На песке прутиком я начертил план примыкающего к лесу гектара. Разными травинками и палочками с деревьев, втыкая их с одной стороны в песок, Володя изобразил лес, который примыкает к противоположной от дороги стороне участка. План участка я начертил, просто чтобы Володя на практике мог убедиться в бесполезности своих попыток. А потом случилось так, что я и сам увлёкся поиском всевозможных вариантов.

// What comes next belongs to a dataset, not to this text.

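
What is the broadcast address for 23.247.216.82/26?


Network: 23.247.216.64/26
Host bits = 6
Set all host bits to 1:
Broadcast: 23.247.216.127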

Два дня мы думали над проблемой, как сделать, чтобы на малоплодородной почве могли вырастать сады, созревать разнообразные овощи. Перебрали в уме и обсудили множество вариантов, но задача не решалась. Не решалась потому, что одним из условий было сделать всё с минимумом средств. Если бы не это условие, при наличии денег можно КамАЗами навозить плодородной почвы, но для этого потребовалось бы как минимум пятьдесят КамАЗов с землёй. Стоимость каждого составляет семнадцать тысяч рублей. Следовательно, потребовалось бы восемьсот пятьдесят тысяч рублей.
Большинству из двухсот пятидесяти семей такое было бы не по средствам. К тому же, стоящая близко к поверхности вода весной могла подмывать плодородный слой и уносить его, стекая в низменность.
Чтобы отвлечься от казавшейся тогда безнадёжной задачи по улучшению плодородия почвы, мы с Володей стали проектировать ландшафтный дизайн территории, точнее, пытались расположить разные строения так, чтобы они сочетались друг с другом и с окружающей территорией.
Я объяснял Володе:
— Вначале нужно построить туалет и баню, потом хозблок, дом, гараж, погреб, теплицу. Всё это как-то так расположить необходимо, чтобы красиво было и удобно.
Макет дома мы соорудили из песка, расположив его по центру участка. Баня и туалет рядом с домом, хозблок с тыльной стороны дома. Теплицу мы изобразили тоже из песка. Поверх продолговатой кучки положили белую палочку, чтобы было похоже на стекло или полиэтиленовую плёнку.
Эта теплица явно никуда не вписывалась, мы то справа, то слева от дома её сооружали, но она все равно выбивалась из общего ансамбля. Да и сам этот, так называемый ансамбль, мне не нравился, и, судя по всему, Володе тоже. Задумчиво глядя на проект, он сказал:
— Мы сделали какую-то ошибку.
— И не одну, — добавил я, — похоже, их тут много.